Une des principales causes d'allergies : les huiles utilisées dans les vaccins

3 Octobre 2012 , Rédigé par motarcs Publié dans #Vaccinations

Les allergies alimentaires sont un phénomène récent, et qui se répand de plus en plus.

L’allergie à la cacahuète s’est répandue après la 2° guerre mondiale avec l’utilisation de la pénicilline et son émulsion, l’huile d’arachide. Les allergies ont augmenté d’autant plus vite, pour devenir très nombreuses dans les années 1990, à la suite de l’élargissement du calendrier  vaccinal.

Qu’est-ce que l’allergie ?

Définie par Clemens Von Pirquet en 1906, c’est l’état d’un organisme présentant des manifestations pathologiques lors de la rencontre avec un antigène auquel il est sensible et qu’on appelle allergène.

L’anaphylaxie est l’augmentation de la sensibilité à l’allergène.

Déjà en 1903, Nicolas Maurice Arthus (1862-1945) a montré que toutes les protéines injectées pouvaient engendrer un phénomène allergique.

Avant la seconde guerre mondiale, on avait utilisé toutes sortes d’huiles dans les vaccins (huile de ricin, de maïs, d’olive, de coco, de sésame, de palme, de tournesol, de pépin de raisin, de bourrache, de cassis, de colza, d’amande, d’émeu, de graine de moutarde, de coprah , de carthame, de soja….).

Ces huiles étaient stabilisées par de la lécithine d’œuf. Toutes les tentatives furent arrêtées suite à de terribles effets secondaires.

Pourquoi utiliser des huiles dans les vaccins me direz-vous ? C’est simple : l’huile contenue dans les vaccins est graduellement métabolisée par le corps, ce qui assure ainsi la diffusion des autres composants en continu.

Dans les années 1930 on utilisait l’huile de graine de coton dans les vaccins. Mais, bien que les inquiétudes sur le pouvoir allergénique de cette huile grandissaient, les producteurs de graines de coton, tout-puissants aux Etats-Unis en occultèrent les dangers jusque vers les années 1980. Date à laquelle elles furent officiellement considérées comme un puissant allergène, et leur emploi interdit. Il fallait donc trouver autre chose. Ce fut le début du boum de l’huile d’arachide.
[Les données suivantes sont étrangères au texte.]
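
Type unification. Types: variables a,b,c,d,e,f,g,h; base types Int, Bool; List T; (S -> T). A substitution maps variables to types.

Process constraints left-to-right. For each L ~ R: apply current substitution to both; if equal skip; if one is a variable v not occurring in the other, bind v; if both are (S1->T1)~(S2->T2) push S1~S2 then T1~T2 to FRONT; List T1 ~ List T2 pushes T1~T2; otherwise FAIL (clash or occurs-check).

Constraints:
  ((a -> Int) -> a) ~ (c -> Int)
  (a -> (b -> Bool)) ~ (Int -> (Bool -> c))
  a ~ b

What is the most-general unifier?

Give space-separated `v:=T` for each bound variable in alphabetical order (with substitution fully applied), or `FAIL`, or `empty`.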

Sans que le consommateur ne le sache, on en trouvait partout : dans les anesthésiques, les médicaments, les vitamines, les crèmes pour la peau destinées aux enfants comme aux adultes, et aussi …., dans le vaccin antitétanique lancé à grande échelle en 1940. A la même époque, un américain, médecin de l’armée, Monroe Romansky a eu l’idée d’ajouter de l’huile d’arachide à la pénicilline à la place de l’huile de graine de coton. C’est dès lors que sont apparues les premières allergies à la cacahuète.
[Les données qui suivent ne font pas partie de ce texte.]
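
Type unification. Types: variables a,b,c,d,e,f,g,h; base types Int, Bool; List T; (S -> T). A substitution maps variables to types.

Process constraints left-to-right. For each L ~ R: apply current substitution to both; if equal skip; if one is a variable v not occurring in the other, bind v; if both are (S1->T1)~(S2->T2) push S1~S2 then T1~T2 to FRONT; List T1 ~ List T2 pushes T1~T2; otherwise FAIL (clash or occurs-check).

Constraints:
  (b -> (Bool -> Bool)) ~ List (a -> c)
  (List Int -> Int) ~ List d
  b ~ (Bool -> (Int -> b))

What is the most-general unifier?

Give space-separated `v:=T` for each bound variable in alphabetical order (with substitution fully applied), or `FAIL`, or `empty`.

step 1: unify (b -> (Bool -> Bool)) ~ List (a -> c)  [subst: {-} | 2 pending]
  clash: (b -> (Bool -> Bool)) vs List (a -> c)

Answer: FAIL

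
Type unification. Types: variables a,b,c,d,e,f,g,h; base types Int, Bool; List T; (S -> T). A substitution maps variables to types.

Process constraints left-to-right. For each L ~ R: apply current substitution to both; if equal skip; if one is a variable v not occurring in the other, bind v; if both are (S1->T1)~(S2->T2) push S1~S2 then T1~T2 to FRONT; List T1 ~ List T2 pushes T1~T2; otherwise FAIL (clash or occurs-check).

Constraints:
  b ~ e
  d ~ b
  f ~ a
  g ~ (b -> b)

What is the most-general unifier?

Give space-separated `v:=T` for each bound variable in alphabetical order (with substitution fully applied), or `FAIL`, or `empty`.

step 1: unify b ~ e  [subst: {-} | 3 pending]
  bind b := e
step 2: unify d ~ e  [subst: {b:=e} | 2 pending]
  bind d := e
step 3: unify f ~ a  [subst: {b:=e, d:=e} | 1 pending]
  bind f := a
step 4: unify g ~ (e -> e)  [subst: {b:=e, d:=e, f:=a} | 0 pending]
  bind g := (e -> e)

Answer: b:=e d:=e f:=a g:=(e -> e)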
Dans la notice du vaccin contre l’hépatite B on voit que le vaccin contient de la caséine. On injecte ce vaccin aux bébés à 2 mois !!! Il ne faut pas chercher ailleurs l’explication de l’explosion des allergies aux laitages ! Il faut savoir aussi que le laboratoire GSK, fabricant du vaccin Engerix-B, détient 6% du marché pour lait de bébé en Inde …. ! Le vaccin Prevenar 7 : chaque séroype est cultivé dans un bouillon de peptone de soja, milieu de culture jugé excellent par le fabricant. Aucun rapport diront-ils, mais les bébés sont maintenant aussi allergiques au soja ! Et ce n’est bien entendu qu’une coïncidence, mais le fabricant est aussi pourvoyeur de préparations pour nourrissons …
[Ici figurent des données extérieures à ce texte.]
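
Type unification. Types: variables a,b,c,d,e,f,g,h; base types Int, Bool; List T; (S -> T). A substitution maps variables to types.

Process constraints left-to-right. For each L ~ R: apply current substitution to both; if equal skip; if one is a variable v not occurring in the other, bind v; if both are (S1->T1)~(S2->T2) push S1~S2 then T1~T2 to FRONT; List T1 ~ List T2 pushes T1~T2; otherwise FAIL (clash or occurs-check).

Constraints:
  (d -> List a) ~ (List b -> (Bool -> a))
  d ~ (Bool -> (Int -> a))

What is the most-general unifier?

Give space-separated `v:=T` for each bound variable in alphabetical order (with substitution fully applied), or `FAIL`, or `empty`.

Answer: FAIL

Derivation:
step 1: unify (d -> List a) ~ (List b -> (Bool -> a))  [subst: {-} | 1 pending]
  -> decompose arrow: push d~List b, List a~(Bool -> a)
step 2: unify d ~ List b  [subst: {-} | 2 pending]
  bind d := List b
step 3: unify List a ~ (Bool -> a)  [subst: {d:=List b} | 1 pending]
  clash: List a vs (Bool -> a)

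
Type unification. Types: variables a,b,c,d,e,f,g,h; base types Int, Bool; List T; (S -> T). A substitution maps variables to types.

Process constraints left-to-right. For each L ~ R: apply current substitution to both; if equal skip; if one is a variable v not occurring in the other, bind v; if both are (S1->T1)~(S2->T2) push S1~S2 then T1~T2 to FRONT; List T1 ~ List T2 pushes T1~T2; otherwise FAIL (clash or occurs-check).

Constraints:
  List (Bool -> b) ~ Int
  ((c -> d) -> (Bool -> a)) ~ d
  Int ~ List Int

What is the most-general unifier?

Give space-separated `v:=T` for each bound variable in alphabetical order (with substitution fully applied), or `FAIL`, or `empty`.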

Mais il n’y a pas que des huiles dans les vaccins. On y trouve également des levures, des produits animaux, des plantes, des produits de la mer, et bien d’autres. De plus la composition exacte de ces produits est le plus souvent inconnue. Ce que l’on sait, c’est qu’ils proviennent souvent de déchets industriels (sous-produits animaux issus de l’industrie agro-alimentaire, produits issus de fermentations, produits organiques et minéraux issus de l’industrie chimique, jusqu’à des tissus humains.

Le fait que toute injection d’une protéine alimentaire par le biais d’un vaccin peut provoquer une allergie alimentaire est parfaitement connu. Pourtant les scientifiques font toujours semblant d’ignorer l’augmentation de l’incidence des allergies alimentaires !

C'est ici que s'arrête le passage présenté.